Postgraduate Submissions

  1. Quest for a Sustainable Community Radio Broadcasting in Nepal: Practices, Prospects and Problems
    Faheem Hussain — Faculty, Information Systems Carnegie Mellon University, Qatar

    Since its inception in 1997, Community Radio (CR) in Nepal has earned wide range acceptability among the masses as an effective community-based medium. This paper critically looks into the issue of ensuring ‘sustainability’ in Nepalese CR broadcasting. Here, different types of CR management systems in Nepal have been analyzed with the goal of understanding the activities initiated to ensure the multidimensional sustainability of the stations. The five stations considered cover all the major types of CR management in Nepal. The field study focused on issues related to social, operational and financial sustainability. All the stations were found to be more or less successful in achieving social sustainability but struggling to some extent while achieving the rest. Finally, a set of recommendations have been proposed with the goal of developing a sustainable CR mechanism in Nepal that will be able to play a significant role in overall human development.

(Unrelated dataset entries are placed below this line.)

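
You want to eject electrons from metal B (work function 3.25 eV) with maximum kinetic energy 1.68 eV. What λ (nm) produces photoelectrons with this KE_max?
251.49 nm

From Einstein's equation: KE_max = hc/λ - φ

Rearranging for λ:
hc/λ = KE_max + φ
λ = hc/(KE_max + φ)

Required photon energy:
E_photon = KE_max + φ = 1.68 + 3.25 = 4.93 eV

Required wavelength:
λ = hc/E_photon = (6.626×10⁻³⁴)(3×10⁸) / (4.93 × 1.602×10⁻¹⁹)
λ = 251.49 nm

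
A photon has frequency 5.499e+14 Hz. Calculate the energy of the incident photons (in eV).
2.2742 eV

Using E = hf:

E = hf = (6.626×10⁻³⁴ J·s)(5.499e+14 Hz)
E = 2.2742 eV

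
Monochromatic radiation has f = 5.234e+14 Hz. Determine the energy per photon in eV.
2.1646 eV

Using E = hf:

E = hf = (6.626×10⁻³⁴ J·s)(5.234e+14 Hz)
E = 2.1646 eV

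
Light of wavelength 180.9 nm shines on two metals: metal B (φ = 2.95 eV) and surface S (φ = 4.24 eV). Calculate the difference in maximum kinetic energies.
1.2900 eV

Using KE_max = hc/λ - φ for each metal:

Photon energy: E = hc/λ = 6.8537 eV

For metal B (φ₁ = 2.95 eV):
KE₁ = E - φ₁ = 6.8537 - 2.95 = 3.9037 eV

For surface S (φ₂ = 4.24 eV):
KE₂ = E - φ₂ = 6.8537 - 4.24 = 2.6137 eV

Difference:
ΔKE = KE₁ - KE₂ = 3.9037 - 2.6137 = 1.2900 eV

Note: The difference equals the difference in work functions: 4.24 - 2.95 = 1.29 eV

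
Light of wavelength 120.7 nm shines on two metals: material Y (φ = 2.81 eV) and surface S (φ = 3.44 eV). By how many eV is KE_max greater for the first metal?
0.6300 eV

Using KE_max = hc/λ - φ for each metal:

Photon energy: E = hc/λ = 10.2721 eV

For material Y (φ₁ = 2.81 eV):
KE₁ = E - φ₁ = 10.2721 - 2.81 = 7.4621 eV

For surface S (φ₂ = 3.44 eV):
KE₂ = E - φ₂ = 10.2721 - 3.44 = 6.8321 eV

Difference:
ΔKE = KE₁ - KE₂ = 7.4621 - 6.8321 = 0.6300 eV

Note: The difference equals the difference in work functions: 3.44 - 2.81 = 0.63 eV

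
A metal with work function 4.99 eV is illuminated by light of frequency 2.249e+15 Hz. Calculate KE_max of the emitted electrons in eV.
4.3111 eV

Using Einstein's photoelectric equation: KE_max = hf - φ

First, calculate the photon energy:
E_photon = hf = (6.626×10⁻³⁴ J·s)(2.249e+15 Hz)
E_photon = 9.3011 eV

Then, the maximum kinetic energy:
KE_max = E_photon - φ = 9.3011 eV - 4.99 eV = 4.3111 eV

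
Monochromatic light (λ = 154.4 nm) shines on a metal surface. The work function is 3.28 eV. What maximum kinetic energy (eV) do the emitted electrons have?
4.7501 eV

Using Einstein's photoelectric equation: KE_max = hf - φ = hc/λ - φ

First, calculate the photon energy:
E_photon = hc/λ = (6.626×10⁻³⁴ J·s)(3×10⁸ m/s) / (154.4×10⁻⁹ m)
E_photon = 8.0301 eV

Then, the maximum kinetic energy:
KE_max = E_photon - φ = 8.0301 eV - 3.28 eV = 4.7501 eV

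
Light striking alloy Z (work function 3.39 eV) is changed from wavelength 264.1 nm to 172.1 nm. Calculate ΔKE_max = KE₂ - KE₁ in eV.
2.5096 eV

Using Einstein's equation: KE_max = hc/λ - φ

For λ₁ = 264.1 nm:
KE₁ = hc/λ₁ - φ = 4.6946 - 3.39 = 1.3046 eV

For λ₂ = 172.1 nm:
KE₂ = hc/λ₂ - φ = 7.2042 - 3.39 = 3.8142 eV

Change in KE:
ΔKE = KE₂ - KE₁ = 3.8142 - 1.3046 = 2.5096 eV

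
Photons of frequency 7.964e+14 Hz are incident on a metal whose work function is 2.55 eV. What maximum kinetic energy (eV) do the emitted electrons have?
0.7436 eV

Using Einstein's photoelectric equation: KE_max = hf - φ

First, calculate the photon energy:
E_photon = hf = (6.626×10⁻³⁴ J·s)(7.964e+14 Hz)
E_photon = 3.2936 eV

Then, the maximum kinetic energy:
KE_max = E_photon - φ = 3.2936 eV - 2.55 eV = 0.7436 eV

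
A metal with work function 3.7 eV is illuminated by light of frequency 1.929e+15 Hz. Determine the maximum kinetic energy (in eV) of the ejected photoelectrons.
4.2777 eV

Using Einstein's photoelectric equation: KE_max = hf - φ

First, calculate the photon energy:
E_photon = hf = (6.626×10⁻³⁴ J·s)(1.929e+15 Hz)
E_photon = 7.9777 eV

Then, the maximum kinetic energy:
KE_max = E_photon - φ = 7.9777 eV - 3.7 eV = 4.2777 eV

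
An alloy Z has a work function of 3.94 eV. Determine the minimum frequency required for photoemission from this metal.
9.5269e+14 Hz

The threshold frequency is when the photon energy equals the work function:
hf₀ = φ

Solving for f₀:
f₀ = φ/h = (3.94 eV × 1.602×10⁻¹⁹ J/eV) / (6.626×10⁻³⁴ J·s)
f₀ = 9.5269e+14 Hz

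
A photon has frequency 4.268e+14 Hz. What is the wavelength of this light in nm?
702.42 nm

Using the wave equation: c = fλ

Solving for wavelength:
λ = c/f = (3×10⁸ m/s) / (4.268e+14 Hz)
λ = 702.42 nm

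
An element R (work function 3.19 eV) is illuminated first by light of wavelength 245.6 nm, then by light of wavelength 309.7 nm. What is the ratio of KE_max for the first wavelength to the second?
2.2846

Using Einstein's equation: KE_max = hc/λ - φ

For λ₁ = 245.6 nm:
E₁ = hc/λ₁ = 5.0482 eV
KE₁ = E₁ - φ = 5.0482 - 3.19 = 1.8582 eV

For λ₂ = 309.7 nm:
E₂ = hc/λ₂ = 4.0034 eV
KE₂ = E₂ - φ = 4.0034 - 3.19 = 0.8134 eV

Ratio: KE₁/KE₂ = 1.8582/0.8134 = 2.2846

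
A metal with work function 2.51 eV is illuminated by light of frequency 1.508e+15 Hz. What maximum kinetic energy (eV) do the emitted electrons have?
3.7266 eV

Using Einstein's photoelectric equation: KE_max = hf - φ

First, calculate the photon energy:
E_photon = hf = (6.626×10⁻³⁴ J·s)(1.508e+15 Hz)
E_photon = 6.2366 eV

Then, the maximum kinetic energy:
KE_max = E_photon - φ = 6.2366 eV - 2.51 eV = 3.7266 eV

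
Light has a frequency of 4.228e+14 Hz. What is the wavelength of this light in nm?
709.06 nm

Using the wave equation: c = fλ

Solving for wavelength:
λ = c/f = (3×10⁸ m/s) / (4.228e+14 Hz)
λ = 709.06 nm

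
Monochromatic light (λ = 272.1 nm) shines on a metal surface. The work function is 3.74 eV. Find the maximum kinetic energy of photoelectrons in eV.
0.8166 eV

Using Einstein's photoelectric equation: KE_max = hf - φ = hc/λ - φ

First, calculate the photon energy:
E_photon = hc/λ = (6.626×10⁻³⁴ J·s)(3×10⁸ m/s) / (272.1×10⁻⁹ m)
E_photon = 4.5566 eV

Then, the maximum kinetic energy:
KE_max = E_photon - φ = 4.5566 eV - 3.74 eV = 0.8166 eV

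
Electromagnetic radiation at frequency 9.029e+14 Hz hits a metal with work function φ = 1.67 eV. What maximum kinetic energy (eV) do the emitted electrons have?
2.0641 eV

Using Einstein's photoelectric equation: KE_max = hf - φ

First, calculate the photon energy:
E_photon = hf = (6.626×10⁻³⁴ J·s)(9.029e+14 Hz)
E_photon = 3.7341 eV

Then, the maximum kinetic energy:
KE_max = E_photon - φ = 3.7341 eV - 1.67 eV = 2.0641 eV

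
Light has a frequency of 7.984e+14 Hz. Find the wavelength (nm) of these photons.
375.49 nm

Using the wave equation: c = fλ

Solving for wavelength:
λ = c/f = (3×10⁸ m/s) / (7.984e+14 Hz)
λ = 375.49 nm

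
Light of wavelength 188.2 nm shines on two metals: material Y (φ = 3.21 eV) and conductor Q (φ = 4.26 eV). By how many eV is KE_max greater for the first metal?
1.0500 eV

Using KE_max = hc/λ - φ for each metal:

Photon energy: E = hc/λ = 6.5879 eV

For material Y (φ₁ = 3.21 eV):
KE₁ = E - φ₁ = 6.5879 - 3.21 = 3.3779 eV

For conductor Q (φ₂ = 4.26 eV):
KE₂ = E - φ₂ = 6.5879 - 4.26 = 2.3279 eV

Difference:
ΔKE = KE₁ - KE₂ = 3.3779 - 2.3279 = 1.0500 eV

Note: The difference equals the difference in work functions: 4.26 - 3.21 = 1.05 eV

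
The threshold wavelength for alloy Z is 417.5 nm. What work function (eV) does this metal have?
2.97 eV

At the threshold wavelength, photon energy equals work function:
φ = hc/λ₀

Calculating:
φ = (6.626×10⁻³⁴ J·s)(3×10⁸ m/s) / (417.5×10⁻⁹ m)
φ = 2.97 eV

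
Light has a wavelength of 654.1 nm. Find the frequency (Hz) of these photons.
4.5833e+14 Hz

Using the wave equation: c = fλ

Solving for frequency:
f = c/λ = (3×10⁸ m/s) / (654.1×10⁻⁹ m)
f = 4.5833e+14 Hz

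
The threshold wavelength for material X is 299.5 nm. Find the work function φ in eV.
4.14 eV

At the threshold wavelength, photon energy equals work function:
φ = hc/λ₀

Calculating:
φ = (6.626×10⁻³⁴ J·s)(3×10⁸ m/s) / (299.5×10⁻⁹ m)
φ = 4.14 eV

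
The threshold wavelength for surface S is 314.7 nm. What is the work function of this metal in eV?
3.94 eV

At the threshold wavelength, photon energy equals work function:
φ = hc/λ₀

Calculating:
φ = (6.626×10⁻³⁴ J·s)(3×10⁸ m/s) / (314.7×10⁻⁹ m)
φ = 3.94 eV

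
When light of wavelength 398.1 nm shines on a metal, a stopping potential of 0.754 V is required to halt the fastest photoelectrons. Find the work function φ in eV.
2.36 eV

The stopping potential gives the maximum kinetic energy: KE_max = eV_s = 0.754 eV

From Einstein's photoelectric equation: KE_max = hc/λ - φ
Rearranging: φ = hc/λ - KE_max

Calculate photon energy:
E_photon = hc/λ = (6.626×10⁻³⁴ J·s)(3×10⁸ m/s) / (398.1×10⁻⁹ m) = 3.1144 eV

Therefore:
φ = 3.1144 - 0.754 = 2.36 eV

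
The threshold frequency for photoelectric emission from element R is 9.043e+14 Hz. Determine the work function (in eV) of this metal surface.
3.74 eV

At the threshold frequency, photon energy equals work function:
φ = hf₀

Calculating:
φ = (6.626×10⁻³⁴ J·s)(9.043e+14 Hz)
φ = 3.74 eV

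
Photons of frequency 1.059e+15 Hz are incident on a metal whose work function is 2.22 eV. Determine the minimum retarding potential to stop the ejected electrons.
2.1597 V

The stopping potential V_s satisfies: eV_s = KE_max

First, find KE_max using Einstein's equation:
E_photon = hf = (6.626×10⁻³⁴ J·s)(1.059e+15 Hz) = 4.3797 eV
KE_max = E_photon - φ = 4.3797 - 2.22 = 2.1597 eV

Since eV_s = KE_max:
V_s = KE_max/e = 2.1597 V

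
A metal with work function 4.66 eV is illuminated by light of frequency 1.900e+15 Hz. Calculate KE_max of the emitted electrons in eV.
3.1978 eV

Using Einstein's photoelectric equation: KE_max = hf - φ

First, calculate the photon energy:
E_photon = hf = (6.626×10⁻³⁴ J·s)(1.900e+15 Hz)
E_photon = 7.8578 eV

Then, the maximum kinetic energy:
KE_max = E_photon - φ = 7.8578 eV - 4.66 eV = 3.1978 eV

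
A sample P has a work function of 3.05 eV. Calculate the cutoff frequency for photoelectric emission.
7.3749e+14 Hz

The threshold frequency is when the photon energy equals the work function:
hf₀ = φ

Solving for f₀:
f₀ = φ/h = (3.05 eV × 1.602×10⁻¹⁹ J/eV) / (6.626×10⁻³⁴ J·s)
f₀ = 7.3749e+14 Hz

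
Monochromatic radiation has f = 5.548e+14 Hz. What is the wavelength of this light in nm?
540.36 nm

Using the wave equation: c = fλ

Solving for wavelength:
λ = c/f = (3×10⁸ m/s) / (5.548e+14 Hz)
λ = 540.36 nm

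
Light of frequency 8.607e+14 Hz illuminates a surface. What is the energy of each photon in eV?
3.5596 eV

Using E = hf:

E = hf = (6.626×10⁻³⁴ J·s)(8.607e+14 Hz)
E = 3.5596 eV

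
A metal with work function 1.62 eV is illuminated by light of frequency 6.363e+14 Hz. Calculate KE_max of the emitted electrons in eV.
1.0115 eV

Using Einstein's photoelectric equation: KE_max = hf - φ

First, calculate the photon energy:
E_photon = hf = (6.626×10⁻³⁴ J·s)(6.363e+14 Hz)
E_photon = 2.6315 eV

Then, the maximum kinetic energy:
KE_max = E_photon - φ = 2.6315 eV - 1.62 eV = 1.0115 eV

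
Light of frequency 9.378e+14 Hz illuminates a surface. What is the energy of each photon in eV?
3.8784 eV

Using E = hf:

E = hf = (6.626×10⁻³⁴ J·s)(9.378e+14 Hz)
E = 3.8784 eV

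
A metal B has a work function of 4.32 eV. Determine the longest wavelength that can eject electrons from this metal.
287.00 nm

The threshold wavelength is when the photon energy equals the work function:
hc/λ₀ = φ

Solving for λ₀:
λ₀ = hc/φ = (6.626×10⁻³⁴ J·s)(3×10⁸ m/s) / (4.32 eV × 1.602×10⁻¹⁹ J/eV)
λ₀ = 287.00 nm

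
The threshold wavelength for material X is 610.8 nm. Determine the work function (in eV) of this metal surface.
2.03 eV

At the threshold wavelength, photon energy equals work function:
φ = hc/λ₀

Calculating:
φ = (6.626×10⁻³⁴ J·s)(3×10⁸ m/s) / (610.8×10⁻⁹ m)
φ = 2.03 eV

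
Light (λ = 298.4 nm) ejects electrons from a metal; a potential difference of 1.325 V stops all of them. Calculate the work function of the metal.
2.83 eV

The stopping potential gives the maximum kinetic energy: KE_max = eV_s = 1.325 eV

From Einstein's photoelectric equation: KE_max = hc/λ - φ
Rearranging: φ = hc/λ - KE_max

Calculate photon energy:
E_photon = hc/λ = (6.626×10⁻³⁴ J·s)(3×10⁸ m/s) / (298.4×10⁻⁹ m) = 4.1550 eV

Therefore:
φ = 4.1550 - 1.325 = 2.83 eV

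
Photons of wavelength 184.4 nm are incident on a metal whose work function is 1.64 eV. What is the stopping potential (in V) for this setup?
5.0837 V

The stopping potential V_s satisfies: eV_s = KE_max

First, find KE_max using Einstein's equation:
E_photon = hc/λ = 6.7237 eV
KE_max = E_photon - φ = 6.7237 - 1.64 = 5.0837 eV

Since eV_s = KE_max:
V_s = KE_max/e = 5.0837 V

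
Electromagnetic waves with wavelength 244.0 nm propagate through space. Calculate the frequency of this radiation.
1.2287e+15 Hz

Using the wave equation: c = fλ

Solving for frequency:
f = c/λ = (3×10⁸ m/s) / (244.0×10⁻⁹ m)
f = 1.2287e+15 Hz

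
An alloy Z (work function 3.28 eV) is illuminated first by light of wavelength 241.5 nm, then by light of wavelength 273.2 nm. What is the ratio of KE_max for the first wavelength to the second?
1.4734

Using Einstein's equation: KE_max = hc/λ - φ

For λ₁ = 241.5 nm:
E₁ = hc/λ₁ = 5.1339 eV
KE₁ = E₁ - φ = 5.1339 - 3.28 = 1.8539 eV

For λ₂ = 273.2 nm:
E₂ = hc/λ₂ = 4.5382 eV
KE₂ = E₂ - φ = 4.5382 - 3.28 = 1.2582 eV

Ratio: KE₁/KE₂ = 1.8539/1.2582 = 1.4734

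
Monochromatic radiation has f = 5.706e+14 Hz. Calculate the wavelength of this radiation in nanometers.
525.40 nm

Using the wave equation: c = fλ

Solving for wavelength:
λ = c/f = (3×10⁸ m/s) / (5.706e+14 Hz)
λ = 525.40 nm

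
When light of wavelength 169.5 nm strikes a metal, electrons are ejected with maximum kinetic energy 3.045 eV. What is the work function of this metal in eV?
4.27 eV

From Einstein's photoelectric equation: KE_max = hf - φ = hc/λ - φ

Rearranging for φ:
φ = hc/λ - KE_max

Calculate photon energy:
E_photon = hc/λ = 7.3147 eV

Therefore:
φ = 7.3147 - 3.045 = 4.27 eV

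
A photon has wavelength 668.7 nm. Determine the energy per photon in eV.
1.8541 eV

Using E = hf = hc/λ:

E = hc/λ = (6.626×10⁻³⁴ J·s)(3×10⁸ m/s) / (668.7×10⁻⁹ m)
E = 1.8541 eV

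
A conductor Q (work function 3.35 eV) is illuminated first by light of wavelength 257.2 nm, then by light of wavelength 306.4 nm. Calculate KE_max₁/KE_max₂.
2.1114

Using Einstein's equation: KE_max = hc/λ - φ

For λ₁ = 257.2 nm:
E₁ = hc/λ₁ = 4.8205 eV
KE₁ = E₁ - φ = 4.8205 - 3.35 = 1.4705 eV

For λ₂ = 306.4 nm:
E₂ = hc/λ₂ = 4.0465 eV
KE₂ = E₂ - φ = 4.0465 - 3.35 = 0.6965 eV

Ratio: KE₁/KE₂ = 1.4705/0.6965 = 2.1114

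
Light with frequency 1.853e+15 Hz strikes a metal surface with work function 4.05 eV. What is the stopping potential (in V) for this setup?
3.6134 V

The stopping potential V_s satisfies: eV_s = KE_max

First, find KE_max using Einstein's equation:
E_photon = hf = (6.626×10⁻³⁴ J·s)(1.853e+15 Hz) = 7.6634 eV
KE_max = E_photon - φ = 7.6634 - 4.05 = 3.6134 eV

Since eV_s = KE_max:
V_s = KE_max/e = 3.6134 V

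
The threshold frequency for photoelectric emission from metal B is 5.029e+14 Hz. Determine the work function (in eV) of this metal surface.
2.08 eV

At the threshold frequency, photon energy equals work function:
φ = hf₀

Calculating:
φ = (6.626×10⁻³⁴ J·s)(5.029e+14 Hz)
φ = 2.08 eV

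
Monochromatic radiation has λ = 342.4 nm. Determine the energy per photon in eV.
3.6210 eV

Using E = hf = hc/λ:

E = hc/λ = (6.626×10⁻³⁴ J·s)(3×10⁸ m/s) / (342.4×10⁻⁹ m)
E = 3.6210 eV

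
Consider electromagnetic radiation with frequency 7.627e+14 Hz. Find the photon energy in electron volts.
3.1543 eV

Using E = hf:

E = hf = (6.626×10⁻³⁴ J·s)(7.627e+14 Hz)
E = 3.1543 eV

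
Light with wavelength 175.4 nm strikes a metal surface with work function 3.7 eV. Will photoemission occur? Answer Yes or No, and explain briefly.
Yes

For photoemission, the photon energy must exceed the work function.

Photon energy: E = hc/λ = 7.0687 eV
Work function: φ = 3.7 eV

Since E_photon (7.0687 eV) > φ (3.7 eV), photoemission WILL occur.
The threshold wavelength is λ₀ = hc/φ = 335.1 nm.
Since 175.4 nm < 335.1 nm, the light has sufficient energy.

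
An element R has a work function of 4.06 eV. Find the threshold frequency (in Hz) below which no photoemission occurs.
9.8170e+14 Hz

The threshold frequency is when the photon energy equals the work function:
hf₀ = φ

Solving for f₀:
f₀ = φ/h = (4.06 eV × 1.602×10⁻¹⁹ J/eV) / (6.626×10⁻³⁴ J·s)
f₀ = 9.8170e+14 Hz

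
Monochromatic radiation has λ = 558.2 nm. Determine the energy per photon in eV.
2.2211 eV

Using E = hf = hc/λ:

E = hc/λ = (6.626×10⁻³⁴ J·s)(3×10⁸ m/s) / (558.2×10⁻⁹ m)
E = 2.2211 eV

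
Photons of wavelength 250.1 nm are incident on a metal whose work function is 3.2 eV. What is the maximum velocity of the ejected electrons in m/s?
7.8625e+05 m/s

First, find the maximum kinetic energy:
E_photon = hc/λ = 4.9574 eV
KE_max = E_photon - φ = 4.9574 - 3.2 = 1.7574 eV

Convert to Joules: KE_max = 1.7574 × 1.602×10⁻¹⁹ J = 2.8156e-19 J

Then use KE = ½mv² to find velocity:
v = √(2·KE/m) = √(2 × 2.8156e-19 J / 9.109e-31 kg)
v = 7.8625e+05 m/s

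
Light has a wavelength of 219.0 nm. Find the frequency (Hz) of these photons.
1.3689e+15 Hz

Using the wave equation: c = fλ

Solving for frequency:
f = c/λ = (3×10⁸ m/s) / (219.0×10⁻⁹ m)
f = 1.3689e+15 Hz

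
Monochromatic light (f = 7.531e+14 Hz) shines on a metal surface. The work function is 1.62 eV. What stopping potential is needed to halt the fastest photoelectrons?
1.4946 V

The stopping potential V_s satisfies: eV_s = KE_max

First, find KE_max using Einstein's equation:
E_photon = hf = (6.626×10⁻³⁴ J·s)(7.531e+14 Hz) = 3.1146 eV
KE_max = E_photon - φ = 3.1146 - 1.62 = 1.4946 eV

Since eV_s = KE_max:
V_s = KE_max/e = 1.4946 V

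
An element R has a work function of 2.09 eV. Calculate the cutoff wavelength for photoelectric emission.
593.23 nm

The threshold wavelength is when the photon energy equals the work function:
hc/λ₀ = φ

Solving for λ₀:
λ₀ = hc/φ = (6.626×10⁻³⁴ J·s)(3×10⁸ m/s) / (2.09 eV × 1.602×10⁻¹⁹ J/eV)
λ₀ = 593.23 nm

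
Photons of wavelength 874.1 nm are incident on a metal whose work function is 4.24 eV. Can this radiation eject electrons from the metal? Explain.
No

For photoemission, the photon energy must exceed the work function.

Photon energy: E = hc/λ = 1.4184 eV
Work function: φ = 4.24 eV

Since E_photon (1.4184 eV) < φ (4.24 eV), photoemission will NOT occur.
The threshold wavelength is λ₀ = hc/φ = 292.4 nm.
Since 874.1 nm > 292.4 nm, the photons lack sufficient energy.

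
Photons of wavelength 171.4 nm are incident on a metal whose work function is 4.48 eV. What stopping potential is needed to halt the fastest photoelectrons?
2.7536 V

The stopping potential V_s satisfies: eV_s = KE_max

First, find KE_max using Einstein's equation:
E_photon = hc/λ = 7.2336 eV
KE_max = E_photon - φ = 7.2336 - 4.48 = 2.7536 eV

Since eV_s = KE_max:
V_s = KE_max/e = 2.7536 V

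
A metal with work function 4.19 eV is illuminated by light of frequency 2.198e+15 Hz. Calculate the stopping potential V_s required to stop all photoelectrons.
4.9002 V

The stopping potential V_s satisfies: eV_s = KE_max

First, find KE_max using Einstein's equation:
E_photon = hf = (6.626×10⁻³⁴ J·s)(2.198e+15 Hz) = 9.0902 eV
KE_max = E_photon - φ = 9.0902 - 4.19 = 4.9002 eV

Since eV_s = KE_max:
V_s = KE_max/e = 4.9002 V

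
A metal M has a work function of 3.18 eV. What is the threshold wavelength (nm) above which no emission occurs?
389.89 nm

The threshold wavelength is when the photon energy equals the work function:
hc/λ₀ = φ

Solving for λ₀:
λ₀ = hc/φ = (6.626×10⁻³⁴ J·s)(3×10⁸ m/s) / (3.18 eV × 1.602×10⁻¹⁹ J/eV)
λ₀ = 389.89 nm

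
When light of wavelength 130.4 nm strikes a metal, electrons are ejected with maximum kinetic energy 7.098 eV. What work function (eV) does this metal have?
2.41 eV

From Einstein's photoelectric equation: KE_max = hf - φ = hc/λ - φ

Rearranging for φ:
φ = hc/λ - KE_max

Calculate photon energy:
E_photon = hc/λ = 9.5080 eV

Therefore:
φ = 9.5080 - 7.098 = 2.41 eV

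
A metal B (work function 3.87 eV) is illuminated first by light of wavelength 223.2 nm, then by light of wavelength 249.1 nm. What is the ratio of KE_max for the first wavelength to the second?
1.5216

Using Einstein's equation: KE_max = hc/λ - φ

For λ₁ = 223.2 nm:
E₁ = hc/λ₁ = 5.5548 eV
KE₁ = E₁ - φ = 5.5548 - 3.87 = 1.6848 eV

For λ₂ = 249.1 nm:
E₂ = hc/λ₂ = 4.9773 eV
KE₂ = E₂ - φ = 4.9773 - 3.87 = 1.1073 eV

Ratio: KE₁/KE₂ = 1.6848/1.1073 = 1.5216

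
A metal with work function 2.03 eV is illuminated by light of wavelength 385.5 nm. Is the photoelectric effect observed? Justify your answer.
Yes

For photoemission, the photon energy must exceed the work function.

Photon energy: E = hc/λ = 3.2162 eV
Work function: φ = 2.03 eV

Since E_photon (3.2162 eV) > φ (2.03 eV), photoemission WILL occur.
The threshold wavelength is λ₀ = hc/φ = 610.8 nm.
Since 385.5 nm < 610.8 nm, the light has sufficient energy.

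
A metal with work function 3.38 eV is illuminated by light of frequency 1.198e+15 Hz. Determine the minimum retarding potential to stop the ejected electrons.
1.5745 V

The stopping potential V_s satisfies: eV_s = KE_max

First, find KE_max using Einstein's equation:
E_photon = hf = (6.626×10⁻³⁴ J·s)(1.198e+15 Hz) = 4.9545 eV
KE_max = E_photon - φ = 4.9545 - 3.38 = 1.5745 eV

Since eV_s = KE_max:
V_s = KE_max/e = 1.5745 V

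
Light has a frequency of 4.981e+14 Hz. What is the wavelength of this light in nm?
601.87 nm

Using the wave equation: c = fλ

Solving for wavelength:
λ = c/f = (3×10⁸ m/s) / (4.981e+14 Hz)
λ = 601.87 nm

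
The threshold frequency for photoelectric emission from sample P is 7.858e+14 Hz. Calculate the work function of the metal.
3.25 eV

At the threshold frequency, photon energy equals work function:
φ = hf₀

Calculating:
φ = (6.626×10⁻³⁴ J·s)(7.858e+14 Hz)
φ = 3.25 eV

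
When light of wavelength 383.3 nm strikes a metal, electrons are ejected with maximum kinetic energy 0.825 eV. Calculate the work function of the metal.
2.41 eV

From Einstein's photoelectric equation: KE_max = hf - φ = hc/λ - φ

Rearranging for φ:
φ = hc/λ - KE_max

Calculate photon energy:
E_photon = hc/λ = 3.2347 eV

Therefore:
φ = 3.2347 - 0.825 = 2.41 eV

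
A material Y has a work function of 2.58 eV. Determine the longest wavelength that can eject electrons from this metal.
480.56 nm

The threshold wavelength is when the photon energy equals the work function:
hc/λ₀ = φ

Solving for λ₀:
λ₀ = hc/φ = (6.626×10⁻³⁴ J·s)(3×10⁸ m/s) / (2.58 eV × 1.602×10⁻¹⁹ J/eV)
λ₀ = 480.56 nm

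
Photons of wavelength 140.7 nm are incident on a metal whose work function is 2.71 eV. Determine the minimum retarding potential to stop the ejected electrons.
6.1020 V

The stopping potential V_s satisfies: eV_s = KE_max

First, find KE_max using Einstein's equation:
E_photon = hc/λ = 8.8120 eV
KE_max = E_photon - φ = 8.8120 - 2.71 = 6.1020 eV

Since eV_s = KE_max:
V_s = KE_max/e = 6.1020 V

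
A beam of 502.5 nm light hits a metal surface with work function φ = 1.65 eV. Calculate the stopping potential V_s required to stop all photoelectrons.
0.8173 V

The stopping potential V_s satisfies: eV_s = KE_max

First, find KE_max using Einstein's equation:
E_photon = hc/λ = 2.4673 eV
KE_max = E_photon - φ = 2.4673 - 1.65 = 0.8173 eV

Since eV_s = KE_max:
V_s = KE_max/e = 0.8173 V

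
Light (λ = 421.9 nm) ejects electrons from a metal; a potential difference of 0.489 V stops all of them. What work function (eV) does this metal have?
2.45 eV

The stopping potential gives the maximum kinetic energy: KE_max = eV_s = 0.489 eV

From Einstein's photoelectric equation: KE_max = hc/λ - φ
Rearranging: φ = hc/λ - KE_max

Calculate photon energy:
E_photon = hc/λ = (6.626×10⁻³⁴ J·s)(3×10⁸ m/s) / (421.9×10⁻⁹ m) = 2.9387 eV

Therefore:
φ = 2.9387 - 0.489 = 2.45 eV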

  2. Engaging the Civil Dead: Citizens’ Media and Prisoner
    Heather Anderson — School of Arts, Griffith University, Australia

    If community media is at the forefront of new models of citizen participation, then what better way to test this claim than by examining how community radio facilitates those groups most segregated from the general public? Prisoners, by their very nature, are by far one of society’s most excluded populations. In this paper I draw on international examples of prisoners’ radio and, more specifically on an Australian case study (4ZzZ, Brisbane’s Locked In), to investigate the practical implementation of citizens’ media theory.